WHEN Mark Twain visited Adelaide early last century he chose to stay in the city’s finest lodgings, the Grand Central Hotel on the corner of Pulteney and Rundle streets.
Arthur Conan Doyle, creator of Sherlock Holmes also stayed there and the Prince of Wales (later King Edward Vlll) hosted a royal dinner party in the stately dining room for the Adelaide elite when in residence there in the early 1920s.
Our Grand Central Hotel story begins in the mid-1840s when the colony was just a few years old.
The York, a new “public house”, was erected on a Pulteney St site and quickly gained a reputation as one of the finest establishments in the city.
In 1865, it was extensively refurbished to accommodate increasing patronage due to its excellent reputation and proximity to the main shopping area.
The Grand Central Hotel, on the southeast corner of Rundle and Pulteney streets, was built in 1910 and was the only kind of high Victorian building in Adelaide. (State Library).
In 1909 William Gibson, then part owner of the Melbourne department store Foy and Gibson, purchased the York and undertook an ambitious redevelopment program.
He flattened the popular hotel to make way for what was to become the city’s most impressive structure.
Completed in 1911, The Grand Central Hotel opened with much fanfare on June 20. It was described by the newspapers of the day as “looking back to high Victorian style” and portrayed as “Adelaide’s own Dorchester”.
Its truly imposing proportions dominated Rundle St. The giant facades were decorated with a complex pattern of string courses, pilasters and mouldings of every description.

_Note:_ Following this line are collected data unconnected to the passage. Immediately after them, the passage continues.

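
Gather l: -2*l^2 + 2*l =-2*l^2 + 2*l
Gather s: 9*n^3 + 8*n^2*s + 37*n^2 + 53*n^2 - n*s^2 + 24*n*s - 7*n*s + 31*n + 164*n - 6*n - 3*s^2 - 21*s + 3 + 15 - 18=9*n^3 + 90*n^2 + 189*n + s^2*(-n - 3) + s*(8*n^2 + 17*n - 21)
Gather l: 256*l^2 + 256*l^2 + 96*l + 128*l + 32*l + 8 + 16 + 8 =512*l^2 + 256*l + 32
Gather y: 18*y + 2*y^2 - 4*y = 2*y^2 + 14*y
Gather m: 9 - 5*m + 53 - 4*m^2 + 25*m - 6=-4*m^2 + 20*m + 56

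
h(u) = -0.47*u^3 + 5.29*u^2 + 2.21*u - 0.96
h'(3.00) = 21.26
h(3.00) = 40.59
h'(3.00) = 21.26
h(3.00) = 40.59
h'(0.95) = 10.99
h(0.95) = 5.51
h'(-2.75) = -37.55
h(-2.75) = 42.74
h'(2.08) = 18.12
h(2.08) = 22.29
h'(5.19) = 19.14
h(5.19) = 87.30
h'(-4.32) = -69.81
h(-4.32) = 126.11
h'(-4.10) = -64.87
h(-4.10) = 111.30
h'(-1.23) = -12.94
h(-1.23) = 5.20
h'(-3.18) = -45.69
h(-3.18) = 60.62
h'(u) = -1.41*u^2 + 10.58*u + 2.21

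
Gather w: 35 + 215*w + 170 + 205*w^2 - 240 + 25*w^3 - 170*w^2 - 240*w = 25*w^3 + 35*w^2 - 25*w - 35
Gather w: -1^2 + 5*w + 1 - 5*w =0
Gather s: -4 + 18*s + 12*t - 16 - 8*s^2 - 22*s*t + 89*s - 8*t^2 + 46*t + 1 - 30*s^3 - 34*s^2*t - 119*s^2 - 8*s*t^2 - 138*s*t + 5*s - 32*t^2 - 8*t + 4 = -30*s^3 + s^2*(-34*t - 127) + s*(-8*t^2 - 160*t + 112) - 40*t^2 + 50*t - 15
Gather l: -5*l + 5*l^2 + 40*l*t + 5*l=5*l^2 + 40*l*t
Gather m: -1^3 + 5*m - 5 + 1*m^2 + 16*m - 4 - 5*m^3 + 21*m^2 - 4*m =-5*m^3 + 22*m^2 + 17*m - 10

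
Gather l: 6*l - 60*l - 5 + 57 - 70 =-54*l - 18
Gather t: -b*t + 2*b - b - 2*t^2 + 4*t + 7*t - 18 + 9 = b - 2*t^2 + t*(11 - b) - 9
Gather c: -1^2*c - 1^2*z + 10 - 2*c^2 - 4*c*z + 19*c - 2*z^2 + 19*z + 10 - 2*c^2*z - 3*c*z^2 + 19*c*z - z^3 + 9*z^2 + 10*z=c^2*(-2*z - 2) + c*(-3*z^2 + 15*z + 18) - z^3 + 7*z^2 + 28*z + 20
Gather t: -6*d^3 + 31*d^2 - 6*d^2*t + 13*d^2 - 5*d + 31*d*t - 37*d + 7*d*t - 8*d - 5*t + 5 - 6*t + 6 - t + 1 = -6*d^3 + 44*d^2 - 50*d + t*(-6*d^2 + 38*d - 12) + 12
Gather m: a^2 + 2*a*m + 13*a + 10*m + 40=a^2 + 13*a + m*(2*a + 10) + 40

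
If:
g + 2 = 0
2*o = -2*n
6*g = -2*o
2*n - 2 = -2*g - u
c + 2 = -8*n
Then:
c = 46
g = -2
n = -6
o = 6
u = 18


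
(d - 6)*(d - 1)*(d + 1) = d^3 - 6*d^2 - d + 6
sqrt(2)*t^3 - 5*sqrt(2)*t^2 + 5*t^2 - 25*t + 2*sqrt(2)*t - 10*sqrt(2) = (t - 5)*(t + 2*sqrt(2))*(sqrt(2)*t + 1)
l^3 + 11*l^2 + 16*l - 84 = (l - 2)*(l + 6)*(l + 7)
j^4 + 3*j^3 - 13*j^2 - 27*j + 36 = (j - 3)*(j - 1)*(j + 3)*(j + 4)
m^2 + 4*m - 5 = (m - 1)*(m + 5)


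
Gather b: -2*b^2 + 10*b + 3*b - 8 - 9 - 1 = -2*b^2 + 13*b - 18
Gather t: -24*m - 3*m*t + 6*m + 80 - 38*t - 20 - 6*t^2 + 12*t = -18*m - 6*t^2 + t*(-3*m - 26) + 60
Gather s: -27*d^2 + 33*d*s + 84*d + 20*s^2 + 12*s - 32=-27*d^2 + 84*d + 20*s^2 + s*(33*d + 12) - 32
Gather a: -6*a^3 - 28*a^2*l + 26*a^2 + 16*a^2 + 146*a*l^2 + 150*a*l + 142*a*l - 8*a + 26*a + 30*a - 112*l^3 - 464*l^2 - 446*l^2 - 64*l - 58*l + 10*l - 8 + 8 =-6*a^3 + a^2*(42 - 28*l) + a*(146*l^2 + 292*l + 48) - 112*l^3 - 910*l^2 - 112*l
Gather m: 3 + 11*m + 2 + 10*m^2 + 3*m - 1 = 10*m^2 + 14*m + 4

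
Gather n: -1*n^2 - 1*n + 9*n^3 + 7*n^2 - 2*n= 9*n^3 + 6*n^2 - 3*n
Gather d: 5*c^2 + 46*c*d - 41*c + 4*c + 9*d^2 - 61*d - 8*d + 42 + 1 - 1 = 5*c^2 - 37*c + 9*d^2 + d*(46*c - 69) + 42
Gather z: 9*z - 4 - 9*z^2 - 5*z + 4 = -9*z^2 + 4*z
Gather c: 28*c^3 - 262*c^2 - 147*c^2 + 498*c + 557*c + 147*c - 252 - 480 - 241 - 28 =28*c^3 - 409*c^2 + 1202*c - 1001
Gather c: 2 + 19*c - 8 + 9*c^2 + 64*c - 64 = 9*c^2 + 83*c - 70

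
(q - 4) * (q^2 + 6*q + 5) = q^3 + 2*q^2 - 19*q - 20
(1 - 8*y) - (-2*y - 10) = 11 - 6*y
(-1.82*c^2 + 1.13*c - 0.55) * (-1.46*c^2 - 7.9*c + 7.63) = 2.6572*c^4 + 12.7282*c^3 - 22.0106*c^2 + 12.9669*c - 4.1965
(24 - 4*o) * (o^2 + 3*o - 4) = -4*o^3 + 12*o^2 + 88*o - 96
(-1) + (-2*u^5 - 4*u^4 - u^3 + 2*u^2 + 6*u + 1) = -2*u^5 - 4*u^4 - u^3 + 2*u^2 + 6*u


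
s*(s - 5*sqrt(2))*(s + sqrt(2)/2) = s^3 - 9*sqrt(2)*s^2/2 - 5*s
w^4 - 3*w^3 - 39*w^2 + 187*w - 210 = (w - 5)*(w - 3)*(w - 2)*(w + 7)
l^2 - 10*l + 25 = (l - 5)^2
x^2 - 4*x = x*(x - 4)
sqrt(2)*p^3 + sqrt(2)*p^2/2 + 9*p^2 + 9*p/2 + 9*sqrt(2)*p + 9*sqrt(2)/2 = (p + 3*sqrt(2)/2)*(p + 3*sqrt(2))*(sqrt(2)*p + sqrt(2)/2)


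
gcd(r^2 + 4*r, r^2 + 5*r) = r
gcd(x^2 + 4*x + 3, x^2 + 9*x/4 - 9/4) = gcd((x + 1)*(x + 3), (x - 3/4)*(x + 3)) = x + 3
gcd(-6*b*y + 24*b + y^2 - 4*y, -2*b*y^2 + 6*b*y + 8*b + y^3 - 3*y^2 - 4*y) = y - 4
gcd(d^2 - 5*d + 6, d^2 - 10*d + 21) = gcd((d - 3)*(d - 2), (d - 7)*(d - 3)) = d - 3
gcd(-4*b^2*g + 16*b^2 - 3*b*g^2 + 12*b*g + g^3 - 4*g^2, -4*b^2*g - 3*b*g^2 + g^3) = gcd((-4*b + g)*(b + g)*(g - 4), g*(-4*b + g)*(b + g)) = 4*b^2 + 3*b*g - g^2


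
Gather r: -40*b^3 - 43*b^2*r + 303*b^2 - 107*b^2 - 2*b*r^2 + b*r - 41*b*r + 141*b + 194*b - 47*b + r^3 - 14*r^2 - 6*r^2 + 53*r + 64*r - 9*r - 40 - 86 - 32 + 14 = -40*b^3 + 196*b^2 + 288*b + r^3 + r^2*(-2*b - 20) + r*(-43*b^2 - 40*b + 108) - 144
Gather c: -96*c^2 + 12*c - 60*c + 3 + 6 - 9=-96*c^2 - 48*c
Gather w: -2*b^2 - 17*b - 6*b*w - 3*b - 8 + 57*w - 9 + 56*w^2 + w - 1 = -2*b^2 - 20*b + 56*w^2 + w*(58 - 6*b) - 18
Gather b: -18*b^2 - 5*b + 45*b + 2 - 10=-18*b^2 + 40*b - 8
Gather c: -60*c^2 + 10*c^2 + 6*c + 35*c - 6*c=-50*c^2 + 35*c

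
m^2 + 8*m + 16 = (m + 4)^2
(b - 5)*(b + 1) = b^2 - 4*b - 5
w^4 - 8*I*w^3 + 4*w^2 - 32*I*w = w*(w - 8*I)*(w - 2*I)*(w + 2*I)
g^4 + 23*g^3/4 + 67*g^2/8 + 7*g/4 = g*(g + 1/4)*(g + 2)*(g + 7/2)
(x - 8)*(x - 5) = x^2 - 13*x + 40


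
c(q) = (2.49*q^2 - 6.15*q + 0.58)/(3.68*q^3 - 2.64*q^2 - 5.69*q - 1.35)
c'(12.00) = -0.00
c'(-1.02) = -16.75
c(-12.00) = -0.06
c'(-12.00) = -0.01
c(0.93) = 0.50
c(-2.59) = -0.49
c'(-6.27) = -0.03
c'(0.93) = 0.17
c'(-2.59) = -0.31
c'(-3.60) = -0.12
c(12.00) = 0.05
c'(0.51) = 0.28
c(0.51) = 0.43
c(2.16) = -0.10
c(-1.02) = -4.30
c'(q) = (4.98*q - 6.15)/(3.68*q^3 - 2.64*q^2 - 5.69*q - 1.35) + (-11.04*q^2 + 5.28*q + 5.69)*(2.49*q^2 - 6.15*q + 0.58)/(3.68*q^3 - 2.64*q^2 - 5.69*q - 1.35)^2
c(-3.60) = -0.29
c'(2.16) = 0.72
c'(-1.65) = -1.44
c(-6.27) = -0.14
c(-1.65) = -1.12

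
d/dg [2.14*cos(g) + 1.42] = -2.14*sin(g)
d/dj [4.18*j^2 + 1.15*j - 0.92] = 8.36*j + 1.15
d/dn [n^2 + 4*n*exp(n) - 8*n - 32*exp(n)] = 4*n*exp(n) + 2*n - 28*exp(n) - 8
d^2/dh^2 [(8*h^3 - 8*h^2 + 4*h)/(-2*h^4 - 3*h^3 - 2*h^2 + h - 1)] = 8*(-8*h^9 + 24*h^8 + 36*h^7 - 54*h^6 + 15*h^5 - 18*h^4 - 23*h^3 + 12*h^2 + 1)/(8*h^12 + 36*h^11 + 78*h^10 + 87*h^9 + 54*h^8 + 21*h^7 + 29*h^6 + 21*h^5 + 6*h^4 - 4*h^3 + 9*h^2 - 3*h + 1)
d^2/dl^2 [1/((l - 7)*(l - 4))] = 2*((l - 7)^2 + (l - 7)*(l - 4) + (l - 4)^2)/((l - 7)^3*(l - 4)^3)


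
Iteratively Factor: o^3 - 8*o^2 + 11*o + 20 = (o - 4)*(o^2 - 4*o - 5) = (o - 5)*(o - 4)*(o + 1)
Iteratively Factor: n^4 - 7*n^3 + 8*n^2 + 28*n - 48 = (n + 2)*(n^3 - 9*n^2 + 26*n - 24) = (n - 4)*(n + 2)*(n^2 - 5*n + 6) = (n - 4)*(n - 3)*(n + 2)*(n - 2)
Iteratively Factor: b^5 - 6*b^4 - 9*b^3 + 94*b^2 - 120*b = (b - 3)*(b^4 - 3*b^3 - 18*b^2 + 40*b) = (b - 3)*(b + 4)*(b^3 - 7*b^2 + 10*b) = (b - 3)*(b - 2)*(b + 4)*(b^2 - 5*b) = (b - 5)*(b - 3)*(b - 2)*(b + 4)*(b)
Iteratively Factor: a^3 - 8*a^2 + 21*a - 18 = (a - 3)*(a^2 - 5*a + 6) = (a - 3)*(a - 2)*(a - 3)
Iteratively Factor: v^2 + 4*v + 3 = (v + 3)*(v + 1)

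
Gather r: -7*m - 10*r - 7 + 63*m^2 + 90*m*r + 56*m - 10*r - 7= 63*m^2 + 49*m + r*(90*m - 20) - 14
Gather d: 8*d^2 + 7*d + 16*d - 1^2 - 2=8*d^2 + 23*d - 3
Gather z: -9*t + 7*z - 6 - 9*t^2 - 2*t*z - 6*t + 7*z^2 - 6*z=-9*t^2 - 15*t + 7*z^2 + z*(1 - 2*t) - 6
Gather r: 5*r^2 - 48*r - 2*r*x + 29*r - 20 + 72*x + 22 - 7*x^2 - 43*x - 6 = 5*r^2 + r*(-2*x - 19) - 7*x^2 + 29*x - 4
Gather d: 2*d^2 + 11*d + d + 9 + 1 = 2*d^2 + 12*d + 10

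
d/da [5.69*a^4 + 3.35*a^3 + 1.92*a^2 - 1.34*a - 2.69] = 22.76*a^3 + 10.05*a^2 + 3.84*a - 1.34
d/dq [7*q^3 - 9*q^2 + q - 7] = 21*q^2 - 18*q + 1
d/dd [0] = 0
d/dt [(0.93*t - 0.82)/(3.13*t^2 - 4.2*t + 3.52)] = (-2.9109*t^2 + 5.1332*t - 0.1704)/(9.7969*t^4 - 26.292*t^3 + 39.6752*t^2 - 29.568*t + 12.3904)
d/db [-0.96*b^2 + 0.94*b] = 0.94 - 1.92*b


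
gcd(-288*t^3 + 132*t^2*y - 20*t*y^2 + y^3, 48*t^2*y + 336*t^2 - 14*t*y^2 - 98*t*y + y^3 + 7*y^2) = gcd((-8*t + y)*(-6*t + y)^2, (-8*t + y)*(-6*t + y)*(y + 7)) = 48*t^2 - 14*t*y + y^2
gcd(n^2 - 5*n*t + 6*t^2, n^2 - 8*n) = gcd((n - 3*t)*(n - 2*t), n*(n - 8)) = 1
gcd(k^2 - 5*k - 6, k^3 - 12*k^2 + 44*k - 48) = k - 6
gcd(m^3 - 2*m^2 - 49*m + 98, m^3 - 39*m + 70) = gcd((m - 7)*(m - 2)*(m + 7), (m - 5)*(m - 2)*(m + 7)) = m^2 + 5*m - 14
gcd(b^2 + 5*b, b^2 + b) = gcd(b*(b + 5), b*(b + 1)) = b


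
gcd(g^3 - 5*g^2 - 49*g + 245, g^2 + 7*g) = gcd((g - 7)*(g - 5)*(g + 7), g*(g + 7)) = g + 7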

The bay windows rose to almost the full height of the building, and the corner bow window was capped with an open turret. It was described as “a strictly Edwardian building” and was the only example of high Victorian style that Adelaide possessed.
The hotel boasted 150 rooms plus lounges, two saloons, a billiard room, and writing and smoking rooms. The dining room could accommodate up to 600 people. Other publicised features included an “immense” central light court, electric lifts and artificial heating.
The flat roof was intended to house a tennis court and tea garden.Despite its grandeur and the list of famous guests, the hotel was a disappointment for its investors and not considered a financial success.
The Advertiser reported on November 1, 1924, that “The Grand Central Hotel, Pulteney Street, Adelaide, was formally closed yesterday. “The hotel was very popular among travellers and citizens.
Mr P.J. Hennessey informed a representative of The Advertiser that there was no ceremony in connection with the closing. “The upstairs bar would be retained, as a matter of form. T
he intention in the future was to make use of the premises in connection with Messrs Foy & Gibson’s department store”.
On 26 June, 1971, The South Australian Hotel in North Terrace closed its doors for the final time, marking the end of an era and bringing to a sad conclusion almost 100 years of Adelaide social and community history.
During the 50th anniversary celebrations of The Beatles’ legendary visit to Adelaide, “The South” – as it was known – was remembered as the place where the famous pop group stayed.
But the iconic hotel has played a much bigger and more colourful role in the history of our city than hosting just that one group of famous visitors
Photo from the State Library of SA. The South Australian Hotel at the very height of its fame. Photo by Max Dupain, taken in the early 1950s
The story has its beginning in 1879, when a public house was first erected on the site in North Terracce.
It wasn’t long before that original building proved to be inadequate and was demolished to make way for a much larger and more impressive establishment, which opened in 1894 as The South Australian Hotel.
With its proximity to the Adelaide Railway Station, the new hotel did a brisk business, and by 1900 further additions followed, including the three storey verandas.
Soon the hotel boasted 72 rooms with hot and cold running water, seven luxurious suites (each one tastefully decorated), a grand cedar staircase, a magnificent dining room complete with crystal chandeliers and, eventually, air conditioning (a rare luxury in those days) and 24-hour room service.
The original dining room was able to accommodate up to 200 guests and became the centre of Adelaide’s social life. The balconies offered the perfect setting for weddings, afternoon teas and other important social events.
During the 1920s, however, The South’s reputation as the premium hotel in the young city began to fade, its fortunes declining as more modern establishments opened, and gradually over the next few years it fell into a state of some disrepair.
In 1934, the lease was taken over by a very ambitious and determined woman, Louisa O’Brien, who came from a family of hoteliers.
She immediately set about restoring the once grand hotel back to its place as the finest in the city.
Legend has it that on taking control on June 18, Louisa swept in and sacked the entire staff.
Within 48 hours, she had repainted the interior and hired new staff, including Louis (Lewy) Cotton as head waiter.